Les jeunes fémi­nistes ont rete­nu la leçon : ils com­binent pré­ci­sion et pru­dence, en décri­vant les hommes qu’elles accusent sans dévoi­ler leurs noms. « Nous vou­lions mettre en rela­tion un maxi­mum de vic­times de deux hommes, déjà dénon­cés par plu­sieurs femmes », explique Lina, avant d’ajouter : « La Corse, c’est petit : ce que l’on a écrit suf­fit à rendre ces hommes iden­ti­fiables par les femmes qu’ils ont agres­sées. » L’astuce a bien fonc­tion­né, selon Anaïs : « En quelques jours, une dizaine de femmes nous ont contac­tées. » Et cette fois, les hommes n’ont pas por­té plainte.
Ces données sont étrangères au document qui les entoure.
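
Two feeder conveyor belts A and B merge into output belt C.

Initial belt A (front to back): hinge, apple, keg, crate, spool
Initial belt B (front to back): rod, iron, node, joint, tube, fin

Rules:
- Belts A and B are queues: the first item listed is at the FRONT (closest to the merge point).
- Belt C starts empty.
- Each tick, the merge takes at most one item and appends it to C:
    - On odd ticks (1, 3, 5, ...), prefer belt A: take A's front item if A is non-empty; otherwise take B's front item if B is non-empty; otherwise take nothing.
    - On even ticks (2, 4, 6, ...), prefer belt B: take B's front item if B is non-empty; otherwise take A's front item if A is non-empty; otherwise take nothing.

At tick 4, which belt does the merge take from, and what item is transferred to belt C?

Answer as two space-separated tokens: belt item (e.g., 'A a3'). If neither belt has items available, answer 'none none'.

Answer: B iron

Derivation:
Tick 1: prefer A, take hinge from A; A=[apple,keg,crate,spool] B=[rod,iron,node,joint,tube,fin] C=[hinge]
Tick 2: prefer B, take rod from B; A=[apple,keg,crate,spool] B=[iron,node,joint,tube,fin] C=[hinge,rod]
Tick 3: prefer A, take apple from A; A=[keg,crate,spool] B=[iron,node,joint,tube,fin] C=[hinge,rod,apple]
Tick 4: prefer B, take iron from B; A=[keg,crate,spool] B=[node,joint,tube,fin] C=[hinge,rod,apple,iron]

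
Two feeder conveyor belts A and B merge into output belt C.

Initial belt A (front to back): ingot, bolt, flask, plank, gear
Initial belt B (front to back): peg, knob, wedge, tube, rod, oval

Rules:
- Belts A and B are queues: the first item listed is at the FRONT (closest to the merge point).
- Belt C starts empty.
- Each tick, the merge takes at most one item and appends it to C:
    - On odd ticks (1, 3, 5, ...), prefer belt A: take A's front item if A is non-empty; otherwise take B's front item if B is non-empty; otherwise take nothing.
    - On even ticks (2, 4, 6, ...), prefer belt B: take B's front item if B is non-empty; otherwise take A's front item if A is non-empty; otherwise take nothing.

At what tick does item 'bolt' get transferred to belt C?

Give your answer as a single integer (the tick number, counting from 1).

Answer: 3

Derivation:
Tick 1: prefer A, take ingot from A; A=[bolt,flask,plank,gear] B=[peg,knob,wedge,tube,rod,oval] C=[ingot]
Tick 2: prefer B, take peg from B; A=[bolt,flask,plank,gear] B=[knob,wedge,tube,rod,oval] C=[ingot,peg]
Tick 3: prefer A, take bolt from A; A=[flask,plank,gear] B=[knob,wedge,tube,rod,oval] C=[ingot,peg,bolt]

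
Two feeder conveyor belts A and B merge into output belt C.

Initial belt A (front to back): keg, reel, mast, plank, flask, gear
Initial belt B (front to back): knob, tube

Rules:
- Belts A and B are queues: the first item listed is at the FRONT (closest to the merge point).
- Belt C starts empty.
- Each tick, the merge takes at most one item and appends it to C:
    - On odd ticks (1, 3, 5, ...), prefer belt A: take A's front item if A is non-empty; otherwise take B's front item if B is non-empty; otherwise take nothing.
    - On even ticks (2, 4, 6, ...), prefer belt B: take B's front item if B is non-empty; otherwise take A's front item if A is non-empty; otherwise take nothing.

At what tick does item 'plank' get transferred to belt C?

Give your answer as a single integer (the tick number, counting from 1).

Tick 1: prefer A, take keg from A; A=[reel,mast,plank,flask,gear] B=[knob,tube] C=[keg]
Tick 2: prefer B, take knob from B; A=[reel,mast,plank,flask,gear] B=[tube] C=[keg,knob]
Tick 3: prefer A, take reel from A; A=[mast,plank,flask,gear] B=[tube] C=[keg,knob,reel]
Tick 4: prefer B, take tube from B; A=[mast,plank,flask,gear] B=[-] C=[keg,knob,reel,tube]
Tick 5: prefer A, take mast from A; A=[plank,flask,gear] B=[-] C=[keg,knob,reel,tube,mast]
Tick 6: prefer B, take plank from A; A=[flask,gear] B=[-] C=[keg,knob,reel,tube,mast,plank]

Answer: 6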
« Une arme contre les puis­sants »

Le délit de dif­fa­ma­tion est défi­ni par la loi sur la liber­té de la presse du 29 juillet 1881. Mobilisable dans un délai de trois mois sui­vant la publi­ca­tion de pro­pos atten­tant à l’« hon­neur » ou la « consi­dé­ra­tion » (les termes sont ceux de 1881) d’une per­sonne, la dif­fa­ma­tion doit faire l’objet d’une plainte pour être consta­tée1. Celle-​ci doit être dépo­sée par la per­sonne elle-​même et por­ter sur un « fait pré­cis »2 qui lui a été publi­que­ment impu­té3.
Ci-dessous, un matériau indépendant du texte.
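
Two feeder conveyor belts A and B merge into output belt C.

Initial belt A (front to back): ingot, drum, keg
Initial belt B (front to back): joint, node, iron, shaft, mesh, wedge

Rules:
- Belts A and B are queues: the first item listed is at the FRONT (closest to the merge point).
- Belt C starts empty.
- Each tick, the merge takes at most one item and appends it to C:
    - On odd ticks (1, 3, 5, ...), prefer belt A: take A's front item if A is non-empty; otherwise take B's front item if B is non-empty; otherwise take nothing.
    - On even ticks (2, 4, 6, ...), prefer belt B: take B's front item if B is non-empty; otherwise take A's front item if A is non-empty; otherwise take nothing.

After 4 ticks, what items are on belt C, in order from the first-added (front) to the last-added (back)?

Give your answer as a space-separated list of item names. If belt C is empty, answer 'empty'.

Answer: ingot joint drum node

Derivation:
Tick 1: prefer A, take ingot from A; A=[drum,keg] B=[joint,node,iron,shaft,mesh,wedge] C=[ingot]
Tick 2: prefer B, take joint from B; A=[drum,keg] B=[node,iron,shaft,mesh,wedge] C=[ingot,joint]
Tick 3: prefer A, take drum from A; A=[keg] B=[node,iron,shaft,mesh,wedge] C=[ingot,joint,drum]
Tick 4: prefer B, take node from B; A=[keg] B=[iron,shaft,mesh,wedge] C=[ingot,joint,drum,node]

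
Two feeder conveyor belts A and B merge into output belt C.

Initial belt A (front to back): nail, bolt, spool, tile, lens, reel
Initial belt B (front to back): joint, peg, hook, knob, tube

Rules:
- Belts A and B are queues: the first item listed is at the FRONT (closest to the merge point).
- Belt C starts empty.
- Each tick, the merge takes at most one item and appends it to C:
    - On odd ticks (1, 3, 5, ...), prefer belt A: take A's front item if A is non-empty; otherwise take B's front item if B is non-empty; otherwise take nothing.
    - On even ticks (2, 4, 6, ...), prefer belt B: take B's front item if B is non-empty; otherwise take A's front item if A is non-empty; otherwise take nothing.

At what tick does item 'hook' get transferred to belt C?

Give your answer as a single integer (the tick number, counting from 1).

Tick 1: prefer A, take nail from A; A=[bolt,spool,tile,lens,reel] B=[joint,peg,hook,knob,tube] C=[nail]
Tick 2: prefer B, take joint from B; A=[bolt,spool,tile,lens,reel] B=[peg,hook,knob,tube] C=[nail,joint]
Tick 3: prefer A, take bolt from A; A=[spool,tile,lens,reel] B=[peg,hook,knob,tube] C=[nail,joint,bolt]
Tick 4: prefer B, take peg from B; A=[spool,tile,lens,reel] B=[hook,knob,tube] C=[nail,joint,bolt,peg]
Tick 5: prefer A, take spool from A; A=[tile,lens,reel] B=[hook,knob,tube] C=[nail,joint,bolt,peg,spool]
Tick 6: prefer B, take hook from B; A=[tile,lens,reel] B=[knob,tube] C=[nail,joint,bolt,peg,spool,hook]

Answer: 6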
« À l’origine, le délit de dif­fa­ma­tion est pen­sé comme une arme contre les puis­sants », explique l’historienne Mathilde Larrère. Pour les légis­la­teurs de l’époque, l’enjeu est de mettre fin à la cen­sure a prio­ri, « ves­tige de la cen­sure royale », pré­cise cette spé­cia­liste des mou­ve­ments révo­lu­tion­naires au XIXe siècle. De fait, cette loi consacre une liber­té d’expression totale et sans contrôle pos­sible de l’État : la cen­sure ne peut inter­ve­nir qu’après la paru­tion des pro­pos et à l’issue d’un pro­cès4 qui ne se tient qu’à l’initiative de celui qui s’estime dif­fa­mé.
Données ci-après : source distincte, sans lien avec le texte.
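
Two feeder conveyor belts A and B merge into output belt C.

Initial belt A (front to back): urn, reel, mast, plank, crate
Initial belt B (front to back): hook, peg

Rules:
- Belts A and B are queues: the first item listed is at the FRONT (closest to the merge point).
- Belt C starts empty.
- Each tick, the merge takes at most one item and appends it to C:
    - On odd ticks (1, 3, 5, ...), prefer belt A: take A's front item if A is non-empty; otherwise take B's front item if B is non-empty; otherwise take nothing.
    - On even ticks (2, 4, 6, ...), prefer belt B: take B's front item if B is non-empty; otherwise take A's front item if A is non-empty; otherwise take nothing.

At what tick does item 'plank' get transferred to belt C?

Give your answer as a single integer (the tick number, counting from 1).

Answer: 6

Derivation:
Tick 1: prefer A, take urn from A; A=[reel,mast,plank,crate] B=[hook,peg] C=[urn]
Tick 2: prefer B, take hook from B; A=[reel,mast,plank,crate] B=[peg] C=[urn,hook]
Tick 3: prefer A, take reel from A; A=[mast,plank,crate] B=[peg] C=[urn,hook,reel]
Tick 4: prefer B, take peg from B; A=[mast,plank,crate] B=[-] C=[urn,hook,reel,peg]
Tick 5: prefer A, take mast from A; A=[plank,crate] B=[-] C=[urn,hook,reel,peg,mast]
Tick 6: prefer B, take plank from A; A=[crate] B=[-] C=[urn,hook,reel,peg,mast,plank]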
Parce que les légis­la­teurs ont vou­lu res­treindre au maxi­mum le droit de regard des ins­ti­tu­tions et des magis­trats sur la parole publique, une autre par­ti­cu­la­ri­té de pro­cé­dure existe. Saisi, le juge d’instruction n’a pas à déter­mi­ner si l’atteinte à l’honneur ou à la consi­dé­ra­tion est carac­té­ri­sée : si les faits (les pro­pos) sont véri­fiés, qu’ils portent sur un fait pré­cis et que leur auteur ou dif­fu­seur est iden­ti­fié, un pro­cès aura lieu pour que les deux par­ties plaident leur cause direc­te­ment devant une cour.